Archi Banerjee – firstname.lastname@example.org
Priyadarshi Patnaik – email@example.com
Rekhi Centre of Excellence for the Science of Happiness
Indian Institute of Technology Kharagpur, 721301, INDIA
Shankha Sanyal – firstname.lastname@example.org
Souparno Roy – email@example.com
Sir C. V. Raman Centre for Physics and Music
Jadavpur University, Kolkata: 700032, INDIA
Popular version of paper 4aMUa1
Presented Thursday morning, December 10, 2020
179th ASA Meeting, Acoustics Virtually Everywhere
The musicians often say “When a marriage happens between a lyric and a melody, only then a true song is born”! But, which impacts the audience more in a song – Melody or lyrics? The answer to this question is still unknown. What happens when the melody is hummed independently without the lyrics? How does that affect the acoustical waveform of the original song? Does the emotional appraisal remain same in both cases? The present work attempts to answer these questions using songs from different genres of Indian music. Recordings of two pairs of contrast emotion (happy-sad) evoking Raga bandishes from Indian Classical Music (ICM) and one pair of Bengali contemporary songs of opposite emotions (happy-sad) were taken from an experienced female professional singer who was asked to consecutively sing (with proper meaningful lyrics) and hum (without using any lyric or meaningful words) the songs, keeping the melodic structure, pitch and tempo same. In ICM, the basic building blocks are Ragas – bandish is a song composed in a particular Raga. The chosen audio clips are:
|Genre||Chosen Songs||Primary emotion||Tempo|
|Indian Classical Music||Raga Multani vilambit bandish||Sad||~ 45 bpm|
|Raga Hamsadhwani vilambit bandish||Happy||~ 50 bpm|
|Raga Multani drut bandish||Sad||~ 90 bpm|
|Raga Hamsadhwani drut bandish||Happy||~ 110 bpm|
|Bengali Contemporary Music||O tota pakhi re||Sad||~ 50 bpm|
|Ami cheye cheye dekhi||Happy||~ 130 bpm|
Audio 1(a,b): Sample audios of (a) Humming and (b) Song versions of same melodic part
Figure 1(a,b): Sample acoustical waveforms and pitch contours of (a) Humming and (b) Song versions of same melodic part
Next, using different sets of humming-song pairs from the chosen songs as stimuli, Electroencephalogram (EEG) recordings were taken from 5 musically untrained participants who understand the languages Hindi (of bandishes) and Bengali. Both music and EEG signals have highly complex structures, but their inherent geometry features self similarity or structural repetitions. Chaos based nonlinear fractal technique (Detrended fluctuation analysis or DFA) was applied both on the acoustical waveforms and their corresponding EEG signals. The changes in self similarity were calculated for each humming-song pair to study the impact of lyrics both in acoustical and neurological levels.

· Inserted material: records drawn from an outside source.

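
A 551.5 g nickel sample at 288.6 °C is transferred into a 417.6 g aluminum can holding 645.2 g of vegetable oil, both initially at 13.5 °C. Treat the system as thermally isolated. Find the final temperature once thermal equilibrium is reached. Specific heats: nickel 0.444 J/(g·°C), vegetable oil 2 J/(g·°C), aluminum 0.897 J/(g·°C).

Taking heat into each body as positive, Σ m c ΔT = 0:
551.5*0.444*(T − 288.6) + 645.2*2*(T − 13.5) + 417.6*0.897*(T − 13.5) = 0
244.87(T − 288.6) + 1290.4(T − 13.5) + 374.59(T − 13.5) = 0
1909.9 T = 93146
T ≈ 48.77 °C

T_f ≈ 48.8 °C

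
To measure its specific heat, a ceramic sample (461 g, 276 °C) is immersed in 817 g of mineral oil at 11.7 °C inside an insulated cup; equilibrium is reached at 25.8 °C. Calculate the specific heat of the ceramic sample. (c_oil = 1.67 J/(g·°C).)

Heat lost by the ceramic sample = heat gained by the oil:
461·c·(276 − 25.8) = 817·1.67·(25.8 − 11.7)
115342 c = 19238  ⇒  c ≈ 0.1668 J/(g·°C)

c ≈ 0.167 J/(g·°C)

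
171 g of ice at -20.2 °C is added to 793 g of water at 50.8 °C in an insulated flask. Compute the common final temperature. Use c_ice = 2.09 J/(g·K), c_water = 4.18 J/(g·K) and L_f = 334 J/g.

Taking heat into each body as positive, Σ m c ΔT = 0:
ice -20.2→0 °C: 171×2.09×20.2 = 7219.3; latent heat to melt: 171×334 = 57114; warm the meltwater: 714.78 T; water cools: 793×4.18×(T − 50.8) = 3314.7(T − 50.8)
4029.5 T = 168389 − 64333 = 104056
T ≈ 25.82 °C — above 0 °C, consistent with complete melting.

T_f ≈ 25.8 °C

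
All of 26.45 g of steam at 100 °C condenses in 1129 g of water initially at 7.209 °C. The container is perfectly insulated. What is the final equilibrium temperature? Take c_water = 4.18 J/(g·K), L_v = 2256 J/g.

T_f ≈ 21.7 °C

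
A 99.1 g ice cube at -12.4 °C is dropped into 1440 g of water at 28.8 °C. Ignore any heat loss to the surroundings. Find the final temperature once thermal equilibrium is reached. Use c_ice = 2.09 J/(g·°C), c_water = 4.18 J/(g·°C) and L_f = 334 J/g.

T_f ≈ 21.4 °C

Heat gained plus heat lost sum to zero:
ice -12.4→0 °C: 99.1·2.09·12.4 = 2568.3; melt ice: 99.1·334 = 33099; meltwater 0→T: 99.1·4.18·T = 414.24 T; water: 6019.2(T − 28.8)
6433.4 T = 173353 − 35668 = 137685
T ≈ 21.40 °C (positive, so assuming full melt was valid).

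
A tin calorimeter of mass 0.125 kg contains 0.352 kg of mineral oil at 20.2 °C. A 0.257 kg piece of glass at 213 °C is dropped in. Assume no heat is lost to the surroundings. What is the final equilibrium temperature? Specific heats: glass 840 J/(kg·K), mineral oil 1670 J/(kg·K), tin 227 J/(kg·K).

T_f ≈ 70.2 °C

Conservation of energy gives ΣQ = 0:
0.257×840×(T − 213) + 0.352×1670×(T − 20.2) + 0.125×227×(T − 20.2) = 0
832.09 T = 58430
T = 58430/832.09 ≈ 70.22 °C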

Figure 2(a,b): Variation in DFA scaling exponent in acoustical signals of humming-song pairs taken from songs of (a) Indian Classical music and (b) Bengali contemporary music
Acoustical analysis revealed that in songs where the lyrics is highly projected or emphasized (slow tempo vilambit bandish and Bengali contemporary songs), the DFA scaling exponent or self similarity decreases from humming to song version if the melodic pattern remains same. The sudden and spontaneous fluctuations in the pitch and intensity levels of the song versions due to the introduction of several consonants, rhythmic variations and pauses between words embedded in the lyrics may help in lowering the scale of self similarity.
Figure 3(a,b): Average of differences in DFA scaling exponent in (a) Frontal electrodes (F3, F4, F7, F8 & FZ) and (b) Occipital (O1 & O2), Parietal (P3 & P4) and Temporal (T3 &T4) electrodes for different Humming-Song pairs of Bengali contemporary songs
EEG analysis revealed that for both genres of music, in songs with highly projected lyrics, self similarity in frontal lobe electrodes increases from humming to song version of the same melody; whereas in occipital, temporal and parietal electrodes, we observed an increment in DFA scaling exponent from humming to song for the slow tempo songs and a decrement in the same for high tempo songs.
Combining results of acoustic analysis and EEG analysis, the impact of lyrics was found to be significantly higher in lower tempo songs compared to higher tempo songs both in acoustical and neuro-cognitive level. This is a pilot study in the context of Indian music which endeavors to quantitatively analyze the contribution of lyrics in songs of different genre as well as different emotional content in both acoustical and neuro-cognitive domain with the help of a unique scaling exponent.